With eye on winning over FDA in the wake of RTF, Zogenix publishes new Fintepla data
Battered by a refuse-to-file letter from the FDA in April, Zogenix has made strides to convince the FDA that its Dravet syndrome drug is worth approval. Last month, the regulator accepted its resubmitted application to market Fintepla, one half of the notorious axed prescription weight-loss cocktail fen–phen, for patients with the rare, severe form of childhood epilepsy.
Earlier this week, data from a Zogenix-funded 119-patient study led by researchers from UCSF, University of Leuven and other treatment centers showed that Fintepla, known chemically as fenfluramine, helped cut convulsive seizures by 62% versus placebo in patients with Dravet syndrome.
In the trial, two doses of Fintepla were tested. The higher dose induced the 62% reduction, while the smaller dose induced a 32% cut in seizures versus placebo. The longest seizure-free interval, on average, was 25 days for the higher-dose group, 15 for the lower-dose group, and 9 days for placebo.
Patients enrolled in the trial had an average of 40 convulsive seizures in the month before the trial, despite their existing treatment regimen. Roughly 10% to 15% of Dravet syndrome patients die by the age of 25 due to seizure-triggered irregular heart rhythm or suffocation.
On the safety side, most side-effects were mild-to-moderate and occurred across the three arms of the trial and no cases of pulmonary arterial hypertension or “clinically significant” signs or symptoms of cardiovascular disease were observed in the 14-week trial, nor in the ongoing open-label extension trial, in which some patients have been taking the drug for more than one year.

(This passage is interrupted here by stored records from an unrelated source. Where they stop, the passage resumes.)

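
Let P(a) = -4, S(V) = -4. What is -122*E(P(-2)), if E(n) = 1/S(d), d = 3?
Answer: 61/2 ≈ 30.500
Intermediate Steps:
E(n) = -1/4 (E(n) = 1/(-4) = -1/4)
-122*E(P(-2)) = -122*(-1/4) = 61/2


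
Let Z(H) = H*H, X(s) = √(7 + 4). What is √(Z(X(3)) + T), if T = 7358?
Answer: √7369 ≈ 85.843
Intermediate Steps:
X(s) = √11
Z(H) = H²
√(Z(X(3)) + T) = √((√11)² + 7358) = √(11 + 7358) = √7369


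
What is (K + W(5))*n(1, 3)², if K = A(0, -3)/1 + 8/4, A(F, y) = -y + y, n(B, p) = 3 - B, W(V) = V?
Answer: 28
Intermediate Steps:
A(F, y) = 0
K = 2 (K = 0/1 + 8/4 = 0*1 + 8*(¼) = 0 + 2 = 2)
(K + W(5))*n(1, 3)² = (2 + 5)*(3 - 1*1)² = 7*(3 - 1)² = 7*2² = 7*4 = 28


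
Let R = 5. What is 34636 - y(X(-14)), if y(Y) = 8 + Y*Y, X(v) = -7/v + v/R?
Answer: 3462271/100 ≈ 34623.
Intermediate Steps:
X(v) = -7/v + v/5
y(Y) = 8 + Y**2
34636 - y(X(-14)) = 34636 - (8 + (-7/(-14) + (1/5)*(-14))**2) = 34636 - (8 + (-7*(-1/14) - 14/5)**2) = 34636 - (8 + (1/2 - 14/5)**2) = 34636 - (8 + (-23/10)**2) = 34636 - (8 + 529/100) = 34636 - 1*1329/100 = 34636 - 1329/100 = 3462271/100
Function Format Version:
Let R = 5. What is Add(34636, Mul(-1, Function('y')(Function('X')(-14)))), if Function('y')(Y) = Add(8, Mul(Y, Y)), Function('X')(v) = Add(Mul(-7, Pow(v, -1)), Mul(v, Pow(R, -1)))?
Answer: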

However, weight-loss was a side effect of note in both the Fintepla arms. In the higher dose group, 8/40 patients lost 7.2% to 11.4% of their body weight, while in the smaller dose group, 5/39 patients experienced weight loss that ranged from 8.4% to 21.9% of their body weight. Other adverse events associated with the drug were decreased appetite, diarrhea, lethargy, and somnolence.
“Our conclusions about the cardiovascular safety of fenfluramine are limited by the short treatment and observation period of 14 weeks in this trial,” the authors wrote in the journal Lancet. “These findings are consistent with those reported with long-term use of fenfluramine at doses between 0·13–0·69 mg/kg per day in Dravet syndrome in Belgium, where no cases of valve dysfunction or pulmonary hypertension have been reported with up to 30 years of fenfluramine treatment with ongoing echocardiographic examinations.”
The diet drug fen-phen — a formulation of an appetite depressant and a type of amphetamine — was once deemed a silver bullet for the burgeoning obesity crisis. But it was taken off US shelves in 1997 after fresh data showed it could cause heart valve defects in as many as a third of patients. In Belgium, fenfluramine has been approved for compassionate use since 2002.
In April, Zogenix said the FDA had rebuffed reviewing Fintepla’s marketing application, citing the lack of certain non-clinical studies key for the assessment of chronic administration of the drug as well as an incorrect version of a clinical dataset. Last month, the FDA accepted Zogenix’s revamped application. The agency is expected to make its final decision by March 25.
If approved, Fintepla will compete with GW Pharmaceuticals’ pioneering cannabis-derived Epidiolex, which is pitted as a blockbuster, as well as Biocodex’s Diacomit.
Meanwhile, Fintepla is also under investigation for use in Lennox-Gastaut syndrome. Late-stage data from a Phase III study is expected in early 2020.